6. Pelletizing of iron ore
Loose fines of very small particle size (less than 325 mesh) of iron ore that cannot be sintered are formed into pellets. To the iron ore fines, 0.5-3.0% bentonite is added as a binder. Coke breeze and some flux (limestone) may also be added. The mixture is placed in cones, drums or discs, out of which discs are relatively more flexible with regard to types of ore and they can be controlled better. A disc pelletizer is a rotating inclined flat plate table. The particles gradually coalesce first, into very small pellets, which go on taking more and more particles and keep enlarging in size till they attain specified sizes.
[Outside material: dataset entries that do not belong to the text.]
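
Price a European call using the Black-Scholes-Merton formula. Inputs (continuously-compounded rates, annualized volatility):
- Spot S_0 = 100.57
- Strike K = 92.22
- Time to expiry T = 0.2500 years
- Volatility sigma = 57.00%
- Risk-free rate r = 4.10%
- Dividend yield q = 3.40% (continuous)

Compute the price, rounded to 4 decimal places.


Answer: Price = 15.5539

Derivation:
d1 = (ln(S/K) + (r - q + 0.5*sigma^2) * T) / (sigma * sqrt(T)) = 0.45277009
d2 = d1 - sigma * sqrt(T) = 0.16777009
exp(-rT) = 0.98980235; exp(-qT) = 0.99153602
C = S_0 * exp(-qT) * N(d1) - K * exp(-rT) * N(d2)
N(d1) = 0.67464285; N(d2) = 0.56661792
C = 100.5700 * 0.99153602 * 0.67464285 - 92.2200 * 0.98980235 * 0.56661792 = 15.5539


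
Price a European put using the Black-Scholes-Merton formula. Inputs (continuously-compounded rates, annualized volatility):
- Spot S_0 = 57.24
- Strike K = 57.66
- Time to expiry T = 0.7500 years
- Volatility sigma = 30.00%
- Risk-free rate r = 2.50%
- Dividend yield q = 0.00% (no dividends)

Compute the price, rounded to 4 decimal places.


d1 = (ln(S/K) + (r - q + 0.5*sigma^2) * T) / (sigma * sqrt(T)) = 0.17393355
d2 = d1 - sigma * sqrt(T) = -0.08587407
exp(-rT) = 0.98142469; exp(-qT) = 1.00000000
P = K * exp(-rT) * N(-d2) - S_0 * exp(-qT) * N(-d1)
N(-d1) = 0.43095884; N(-d2) = 0.53421674
P = 57.6600 * 0.98142469 * 0.53421674 - 57.2400 * 1.00000000 * 0.43095884 = 5.5627

Answer: Price = 5.5627


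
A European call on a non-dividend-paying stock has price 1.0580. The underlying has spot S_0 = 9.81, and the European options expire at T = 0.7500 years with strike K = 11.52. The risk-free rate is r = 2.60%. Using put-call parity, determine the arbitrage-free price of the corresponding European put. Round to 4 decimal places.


Answer: Put price = 2.5455

Derivation:
Put-call parity: C - P = S_0 * exp(-qT) - K * exp(-rT).
S_0 * exp(-qT) = 9.8100 * 1.00000000 = 9.81000000
K * exp(-rT) = 11.5200 * 0.98068890 = 11.29753607
P = C - S*exp(-qT) + K*exp(-rT)
P = 1.0580 - 9.81000000 + 11.29753607 = 2.5455


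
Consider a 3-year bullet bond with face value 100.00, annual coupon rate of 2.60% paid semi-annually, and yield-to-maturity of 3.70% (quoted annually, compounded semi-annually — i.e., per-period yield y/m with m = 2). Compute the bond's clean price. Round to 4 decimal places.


Answer: Price = 96.9036

Derivation:
Coupon per period c = face * coupon_rate / m = 1.300000
Periods per year m = 2; per-period yield y/m = 0.018500
Number of cashflows N = 6
Cashflows (t years, CF_t, discount factor 1/(1+y/m)^(m*t), PV):
  t = 0.5000: CF_t = 1.300000, DF = 0.981836, PV = 1.276387
  t = 1.0000: CF_t = 1.300000, DF = 0.964002, PV = 1.253203
  t = 1.5000: CF_t = 1.300000, DF = 0.946492, PV = 1.230439
  t = 2.0000: CF_t = 1.300000, DF = 0.929300, PV = 1.208090
  t = 2.5000: CF_t = 1.300000, DF = 0.912420, PV = 1.186146
  t = 3.0000: CF_t = 101.300000, DF = 0.895847, PV = 90.749292
Price P = sum_t PV_t = 96.903557


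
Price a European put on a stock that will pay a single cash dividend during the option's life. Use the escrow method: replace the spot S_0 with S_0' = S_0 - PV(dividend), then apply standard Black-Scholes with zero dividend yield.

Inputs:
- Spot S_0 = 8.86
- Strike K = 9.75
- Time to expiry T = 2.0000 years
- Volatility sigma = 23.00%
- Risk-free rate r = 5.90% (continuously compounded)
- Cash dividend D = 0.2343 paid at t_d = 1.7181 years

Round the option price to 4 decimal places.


PV(D) = D * exp(-r * t_d) = 0.2343 * 0.90360054 = 0.21171361
S_0' = S_0 - PV(D) = 8.8600 - 0.21171361 = 8.64828639
d1 = (ln(S_0'/K) + (r + sigma^2/2)*T) / (sigma*sqrt(T)) = 0.15677452
d2 = d1 - sigma*sqrt(T) = -0.16849459
exp(-rT) = 0.88869605
N(-d1) = 0.43771128; N(-d2) = 0.56690290
P = K * exp(-rT) * N(-d2) - S_0' * N(-d1) = 9.7500 * 0.88869605 * 0.56690290 - 8.64828639 * 0.43771128 = 1.1266

Answer: Price = 1.1266


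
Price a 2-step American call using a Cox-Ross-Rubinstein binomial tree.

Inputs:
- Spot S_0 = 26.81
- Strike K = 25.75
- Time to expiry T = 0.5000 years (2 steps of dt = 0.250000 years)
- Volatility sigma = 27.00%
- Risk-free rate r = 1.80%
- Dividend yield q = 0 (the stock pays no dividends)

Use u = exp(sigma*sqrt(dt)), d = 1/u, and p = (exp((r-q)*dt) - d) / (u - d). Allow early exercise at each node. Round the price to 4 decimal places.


Answer: Price = V(0,0) = 2.6906

Derivation:
dt = T/N = 0.250000
u = exp(sigma*sqrt(dt)) = 1.144537; d = 1/u = 0.873716
p = (exp((r-q)*dt) - d) / (u - d) = 0.482955
Discount per step: exp(-r*dt) = 0.995510
Stock lattice S(k, i) with i counting down-moves:
  k=0: S(0,0) = 26.8100
  k=1: S(1,0) = 30.6850; S(1,1) = 23.4243
  k=2: S(2,0) = 35.1201; S(2,1) = 26.8100; S(2,2) = 20.4662
Terminal payoffs V(N, i) = max(S_T - K, 0):
  V(2,0) = 9.370147; V(2,1) = 1.060000; V(2,2) = 0.000000
Backward induction: V(k, i) = exp(-r*dt) * [p * V(k+1, i) + (1-p) * V(k+1, i+1)]; then take max(V_cont, immediate exercise) for American.
  V(1,0) = exp(-r*dt) * [p*9.370147 + (1-p)*1.060000] = 5.050646; exercise = 4.935031; V(1,0) = max -> 5.050646
  V(1,1) = exp(-r*dt) * [p*1.060000 + (1-p)*0.000000] = 0.509634; exercise = 0.000000; V(1,1) = max -> 0.509634
  V(0,0) = exp(-r*dt) * [p*5.050646 + (1-p)*0.509634] = 2.690602; exercise = 1.060000; V(0,0) = max -> 2.690602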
Water is sprayed as required. These are called green pellets, and the operation is called balling. The control is effected by changing the angle (20-800) and the rpm. of the disc (+8) of the disc. The green pellets are then heat treated at a temperature of above 12000 C – generally around 13150C – in grate kilns, followed by air cooling with a view to obtaining necessary strength.
7. Cosmetics and pharmaceuticals
In both applications, the purpose is to make a paste. Bentonite increases viscosity and also, it is non-toxic and harmless. It is especially suitable for use in the therapeutic intestinal absorbent preparation. Liquid bentonite (1-2% concentration) containing its minerals absorbs toxins and bacteria responsible for various types of intestinal infections and, being inert, it passes through the body undigested after delivering mineral nutrients. In naturopathy, it is used in mud packs. Due to its non-toxicity and high absorption, it is can be applied for a smoothening effect in skin diseases. The therapeutic use of a type of clay believed to be bentonite was in vogue amongst the aboriginal people in many countries since centuries.
8. Detergents and soaps
Sodium bentonite is the constituent of many detergents used in UK, USA, and Germany for scouring textiles. The role of bentonite is to absorb the dirt particles through the exchange of cations. Besides the type of bentonite, swelling capacity, fineness of size, pH and content of grit particles are important criteria. The industries specify 10 ml swelling capacity, (-) 240 mesh size, neutral to a slightly alkaline solution (pH 8-9) and freedom from grit. The sodium type of bentonite and the swelling capacity ensure good cation-exchanging and adsorptive capacities. Fine size means the longer duration of the suspension and larger availability of surface area for adsorption. Acidic or strongly alkaline solution may corrode the textile and grit will tend to damage the threads while scouring. Bentonite is used in certain soaps to the extent of 25 percent. Bentonite is effective in a purification of sewage and turbid water. Here again, the criteria are its base-exchanging capacity, fine particle size with large available surface area and ability to remain in suspension for a long time.